2018 recipients of the Award for Annual Meeting Outstanding Student Presentations
Mohammed Alqawba
Title: Copula Based Models for Zero-Inflated Count Time Series
Abstract: Count time series data are observed in several applied disciplines such as in environmental field, biostatistics, economics, public health, and finance. In some cases, a specific count, say zero, may occur more often than usual. Overlooking the frequent occurrence of zeros could lead to false inference. In this presentation, we develop a copula-based time series model for zero-inflated counts with the presence of covariates. Zero-inflated Poisson (ZIP), zero-inflated negative Binomial (ZINB), and zero-inflated Conway-Maxwell-Poisson (ZICMP) distributed marginals will be considered, while the joint distribution is modeled under Gaussian copula with autoregression moving average (ARMA) errors. Importance sampling likelihood inference is utilized. Prediction, and forecasting are carried out in an analogous style to an ordinary ARMA model. To evaluate the proposed method, simulated and real-life data examples are provided and studied.
Kellen Cresswell
Title: Detection of the 3D genomic structures using spectral clustering
Abstract: Background. Recent advances in genome sequencing have given us the ability to analyze the 3D organization of the genome. Topologically associating domains (TADs) are distinct units of the genome confined in 3D space and characterized by strong interactions among regions within them. These structures have been shown to be highly associated with regulation of gene expression, defining the identity of the cells. Despite their apparent importance, there is no consensus method for detecting TADs. Methods. We propose a novel, spectral clustering-based approach to solve this problem. Using a sliding window based on the maximum biologically possible TAD size, we move along the diagonal of the matrix performing spectral clustering.
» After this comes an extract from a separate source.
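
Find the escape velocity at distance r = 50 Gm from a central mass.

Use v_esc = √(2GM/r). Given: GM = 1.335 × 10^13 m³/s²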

The number of clusters in each window is chosen by finding the number of clusters that maximizes the average silhouette score. Silhouette score is a method for measuring the level of connectivity within a TAD while penalizing for high connectivity between TADs. Results. We show this method is robust to issues specific to 3D sequencing data such as sparsity, sequencing depth and the resolution of the data. We also show that by using a windowed approach, we transform spectral clustering from a problem with cubic computational complexity to one with linear complexity. The method is extended to allow for hierarchical clustering and the separation of TADs into smaller sub-TADs enclosed in large meta-TADs. Finally, the biological relevance is tested based on the proximity of boundaries to known epigenomic marks and transcription factor binding sites. Conclusions. Current methods for defining the fundamental 3D units of the genome, such as TADs, remain to be improved. We demonstrate that treating chromatin interaction data as a graph clustering problem improves robustness of TAD boundary detection in terms of sensitivity to noise, sparsity, sequencing depth of the data. We present a fast and accurate R package SpectralTAD that outperforms other TAD callers in detecting biologically relevant TAD boundaries.